Ramp-up is a term used in economics and business to describe an increase in a firm's production ahead of anticipated increases in product demand. Alternatively, ramp-up describes the period from completed initial product development to maximum capacity utilization, characterized by product and process experimentation and improvements.

Ramp-up in the first sense often occurs when a company strikes a deal with a distributor, retailer, or producer, which will substantially increase product demand. For example, in June, 2008, after launching a joint venture with Guangzhou Automobile, Toyota announced that it would "ramp up" production in China to meet expected increases in market demand by constructing a plant in Guangdong, which would produce some 120,000 additional Camry sedans. In the consumer electronics industry, manufacturers often ramp-up production in the early fall to meet demand during the holiday selling season.

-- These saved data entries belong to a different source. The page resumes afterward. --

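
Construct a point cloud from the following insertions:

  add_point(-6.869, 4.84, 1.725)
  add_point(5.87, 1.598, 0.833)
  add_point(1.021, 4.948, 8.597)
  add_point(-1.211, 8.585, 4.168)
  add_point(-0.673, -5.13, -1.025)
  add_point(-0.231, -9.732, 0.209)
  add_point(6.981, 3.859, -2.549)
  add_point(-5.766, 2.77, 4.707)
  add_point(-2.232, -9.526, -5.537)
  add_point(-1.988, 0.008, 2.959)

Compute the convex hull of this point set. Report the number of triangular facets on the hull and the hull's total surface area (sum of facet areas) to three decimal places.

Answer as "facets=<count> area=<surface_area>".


Extreme-point indices: [0, 1, 2, 3, 5, 6, 7, 8] — 8 of 10 on the boundary.

Triangle areas on the boundary:
  f1: (p8, p6, p0) → 108.7053
  f2: (p8, p5, p6) → 47.5342
  f3: (p3, p6, p0) → 41.3769
  f4: (p3, p2, p6) → 35.5568
  f5: (p7, p2, p5) → 58.3293
  f6: (p7, p8, p0) → 31.0847
  f7: (p7, p8, p5) → 43.3865
  f8: (p7, p3, p0) → 13.3719
  f9: (p7, p3, p2) → 21.7721
  f10: (p1, p5, p6) → 22.5537
  f11: (p1, p2, p6) → 16.6612
  f12: (p1, p2, p5) → 62.4419
Σ area = 502.774

Check V−E+F: 8 − 18 + 12 = 2.

facets=12 area=502.774


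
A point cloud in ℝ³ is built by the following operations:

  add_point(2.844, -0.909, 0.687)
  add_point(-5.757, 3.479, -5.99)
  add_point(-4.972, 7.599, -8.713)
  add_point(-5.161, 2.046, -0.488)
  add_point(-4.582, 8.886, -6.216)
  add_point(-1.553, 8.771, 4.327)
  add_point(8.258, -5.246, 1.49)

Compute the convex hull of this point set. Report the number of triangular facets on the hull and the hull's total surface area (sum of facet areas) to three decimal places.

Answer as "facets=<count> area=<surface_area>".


6 of the 7 inputs are extreme points: [1, 2, 3, 4, 5, 6].

Area of each hull facet:
  f1: (p2, p6, p1) → 39.2456
  f2: (p3, p6, p1) → 41.5035
  f3: (p3, p5, p6) → 69.3393
  f4: (p4, p3, p5) → 39.0128
  f5: (p4, p5, p6) → 95.1247
  f6: (p4, p2, p6) → 29.0404
  f7: (p4, p2, p1) → 7.0660
  f8: (p4, p3, p1) → 15.2765
Σ area = 335.609

Euler: V−E+F = 6−12+8 = 2.

facets=8 area=335.609


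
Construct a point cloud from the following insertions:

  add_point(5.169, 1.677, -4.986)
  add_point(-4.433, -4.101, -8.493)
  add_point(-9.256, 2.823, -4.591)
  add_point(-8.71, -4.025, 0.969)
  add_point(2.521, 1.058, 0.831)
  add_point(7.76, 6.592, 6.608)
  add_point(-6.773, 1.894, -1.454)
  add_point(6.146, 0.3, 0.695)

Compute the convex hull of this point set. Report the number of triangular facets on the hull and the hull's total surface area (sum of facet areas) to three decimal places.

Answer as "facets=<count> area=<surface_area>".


facets=10 area=466.126

7 of the 8 inputs are extreme points: [0, 1, 2, 3, 5, 6, 7].

Area of each hull facet:
  f1: (p0, p5, p2) → 92.0584
  f2: (p0, p1, p2) → 54.4577
  f3: (p3, p1, p2) → 38.5575
  f4: (p6, p5, p2) → 21.1029
  f5: (p6, p3, p2) → 13.0825
  f6: (p6, p3, p5) → 54.7575
  f7: (p7, p0, p5) → 22.4033
  f8: (p7, p3, p5) → 63.2864
  f9: (p7, p0, p1) → 33.1184
  f10: (p7, p3, p1) → 73.3020
Σ area = 466.126

Check V−E+F: 7 − 15 + 10 = 2.


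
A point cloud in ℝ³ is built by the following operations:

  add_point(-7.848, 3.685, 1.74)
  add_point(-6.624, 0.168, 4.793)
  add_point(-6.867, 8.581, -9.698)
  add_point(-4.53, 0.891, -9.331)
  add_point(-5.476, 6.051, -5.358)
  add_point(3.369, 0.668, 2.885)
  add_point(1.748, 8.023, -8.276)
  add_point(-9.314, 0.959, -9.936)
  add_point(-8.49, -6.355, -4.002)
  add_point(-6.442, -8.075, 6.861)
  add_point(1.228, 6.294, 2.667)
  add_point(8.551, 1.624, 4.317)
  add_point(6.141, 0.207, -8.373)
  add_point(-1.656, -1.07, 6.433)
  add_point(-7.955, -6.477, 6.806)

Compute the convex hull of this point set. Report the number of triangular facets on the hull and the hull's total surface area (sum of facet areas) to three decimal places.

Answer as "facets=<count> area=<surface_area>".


facets=20 area=903.349

Extreme-point indices: [0, 1, 2, 6, 7, 8, 9, 10, 11, 12, 13, 14] — 12 of 15 on the boundary.

Facet areas (half cross-product norm):
  f1: (p12, p9, p11) → 116.8584
  f2: (p12, p2, p7) → 60.1239
  f3: (p0, p2, p7) → 46.4267
  f4: (p8, p12, p7) → 72.2194
  f5: (p8, p12, p9) → 91.8460
  f6: (p6, p12, p11) → 58.2503
  f7: (p6, p12, p2) → 33.1088
  f8: (p13, p9, p11) → 30.2272
  f9: (p14, p8, p9) → 11.8844
  f10: (p14, p13, p9) → 9.1359
  f11: (p14, p0, p7) → 66.7732
  f12: (p14, p8, p7) → 39.3138
  f13: (p10, p0, p2) → 58.9535
  f14: (p10, p6, p2) → 48.1442
  f15: (p10, p6, p11) → 47.7384
  f16: (p10, p13, p11) → 37.4743
  f17: (p1, p14, p0) → 9.7629
  f18: (p1, p14, p13) → 18.8442
  f19: (p1, p10, p0) → 22.7221
  f20: (p1, p10, p13) → 23.5413
Σ area = 903.349

Euler: V−E+F = 12−30+20 = 2.


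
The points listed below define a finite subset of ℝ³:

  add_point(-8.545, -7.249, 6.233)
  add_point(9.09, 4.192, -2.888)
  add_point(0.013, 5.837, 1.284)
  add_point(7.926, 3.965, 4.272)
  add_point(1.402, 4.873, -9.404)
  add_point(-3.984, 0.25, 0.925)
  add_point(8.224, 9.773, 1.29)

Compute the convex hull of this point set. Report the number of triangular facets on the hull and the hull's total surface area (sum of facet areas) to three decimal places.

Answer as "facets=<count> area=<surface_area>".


facets=10 area=468.619

Points on the hull: [0, 1, 2, 3, 4, 5, 6] (7 of 7).

Triangle areas on the boundary:
  f1: (p4, p1, p0) → 110.5673
  f2: (p4, p6, p1) → 34.4757
  f3: (p3, p1, p0) → 70.4223
  f4: (p3, p6, p0) → 53.3032
  f5: (p3, p6, p1) → 20.7369
  f6: (p2, p6, p0) → 43.2413
  f7: (p2, p4, p6) → 49.1209
  f8: (p5, p4, p0) → 29.6481
  f9: (p5, p2, p0) → 19.9301
  f10: (p5, p2, p4) → 37.1727
Σ area = 468.619

Check V−E+F: 7 − 15 + 10 = 2.


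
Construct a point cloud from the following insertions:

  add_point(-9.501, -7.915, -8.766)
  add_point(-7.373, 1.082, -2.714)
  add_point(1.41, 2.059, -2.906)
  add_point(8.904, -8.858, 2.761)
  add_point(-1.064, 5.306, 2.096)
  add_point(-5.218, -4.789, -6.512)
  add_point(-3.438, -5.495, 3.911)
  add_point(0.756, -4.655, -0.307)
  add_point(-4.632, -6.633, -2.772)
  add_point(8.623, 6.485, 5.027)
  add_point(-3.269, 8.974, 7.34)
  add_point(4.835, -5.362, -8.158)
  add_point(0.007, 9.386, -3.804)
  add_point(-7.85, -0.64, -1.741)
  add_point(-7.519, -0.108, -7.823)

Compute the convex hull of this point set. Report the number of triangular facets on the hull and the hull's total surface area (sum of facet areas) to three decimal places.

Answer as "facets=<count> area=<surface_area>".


Hull vertices (10/15): indices [0, 1, 3, 6, 9, 10, 11, 12, 13, 14].

Triangle areas on the boundary:
  f1: (p9, p10, p3) → 93.0309
  f2: (p9, p10, p12) → 64.4308
  f3: (p11, p3, p0) → 84.1070
  f4: (p11, p9, p3) → 93.1536
  f5: (p11, p9, p12) → 99.5229
  f6: (p6, p3, p0) → 87.7836
  f7: (p6, p10, p3) → 92.0957
  f8: (p14, p10, p12) → 73.7344
  f9: (p14, p11, p0) → 53.7968
  f10: (p14, p11, p12) → 83.1255
  f11: (p13, p6, p0) → 43.9803
  f12: (p13, p6, p10) → 59.3070
  f13: (p13, p14, p0) → 24.7877
  f14: (p1, p14, p10) → 17.3076
  f15: (p1, p13, p10) → 13.3487
  f16: (p1, p13, p14) → 5.1445
Σ area = 988.657

Euler: V−E+F = 10−24+16 = 2.

facets=16 area=988.657


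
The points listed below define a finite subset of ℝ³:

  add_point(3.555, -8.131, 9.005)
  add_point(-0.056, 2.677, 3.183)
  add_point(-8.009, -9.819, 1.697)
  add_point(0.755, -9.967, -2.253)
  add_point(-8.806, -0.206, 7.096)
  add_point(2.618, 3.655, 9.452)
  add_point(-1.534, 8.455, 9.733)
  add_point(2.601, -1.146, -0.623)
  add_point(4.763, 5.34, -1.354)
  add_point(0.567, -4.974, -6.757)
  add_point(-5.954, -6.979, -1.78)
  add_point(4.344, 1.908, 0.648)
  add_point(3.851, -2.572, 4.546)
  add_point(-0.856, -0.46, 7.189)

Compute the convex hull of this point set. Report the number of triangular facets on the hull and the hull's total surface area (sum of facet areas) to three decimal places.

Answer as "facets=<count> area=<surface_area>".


Extreme-point indices: [0, 2, 3, 4, 5, 6, 8, 9, 10, 11] — 10 of 14 on the boundary.

Triangle areas on the boundary:
  f1: (p9, p8, p4) → 98.9465
  f2: (p9, p3, p8) → 39.4839
  f3: (p2, p9, p3) → 31.4062
  f4: (p2, p0, p4) → 72.5528
  f5: (p2, p0, p3) → 55.5500
  f6: (p6, p8, p4) → 76.0307
  f7: (p6, p0, p4) → 84.9616
  f8: (p11, p3, p8) → 17.7636
  f9: (p11, p0, p8) → 4.4612
  f10: (p11, p0, p3) → 67.5090
  f11: (p10, p9, p4) → 41.9816
  f12: (p10, p2, p4) → 27.0711
  f13: (p10, p2, p9) → 10.1680
  f14: (p5, p0, p8) → 65.6093
  f15: (p5, p6, p8) → 35.3483
  f16: (p5, p6, p0) → 22.2408
Σ area = 751.085

Euler characteristic 10−24+16 = 2 ✓

facets=16 area=751.085


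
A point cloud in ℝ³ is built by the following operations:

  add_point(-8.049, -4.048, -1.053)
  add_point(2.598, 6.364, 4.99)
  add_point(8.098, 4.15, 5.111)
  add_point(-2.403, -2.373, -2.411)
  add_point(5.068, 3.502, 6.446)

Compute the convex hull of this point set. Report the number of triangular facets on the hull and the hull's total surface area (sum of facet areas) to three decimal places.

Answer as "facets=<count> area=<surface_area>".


5 of the 5 inputs are extreme points: [0, 1, 2, 3, 4].

Per-facet area ½‖(b−a)×(c−a)‖:
  f1: (p3, p2, p0) → 31.8152
  f2: (p3, p1, p0) → 34.0055
  f3: (p3, p1, p2) → 36.7701
  f4: (p4, p2, p0) → 22.6305
  f5: (p4, p1, p0) → 32.4457
  f6: (p4, p1, p2) → 6.5809
Σ area = 164.248

Euler: V−E+F = 5−9+6 = 2.

facets=6 area=164.248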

As ramp-up is typical in early stages of firm or market development, the term and process is widely associated with venture capital, which seek to rapidly increase rate of return on investment, just prior to exit. For example, Wrightspeed, the producer of the X1 electric car prototype, began to seek out capital in order to hire on 50 well-trained employees in order to "ramp up" production in anticipation of sales successes.

Ramp up may also refer to how quickly dispatchable generation from power plants can increase, and ramp down by how quickly it can decrease whilst still remaining operational (not shutting down), with "ramp" being either way.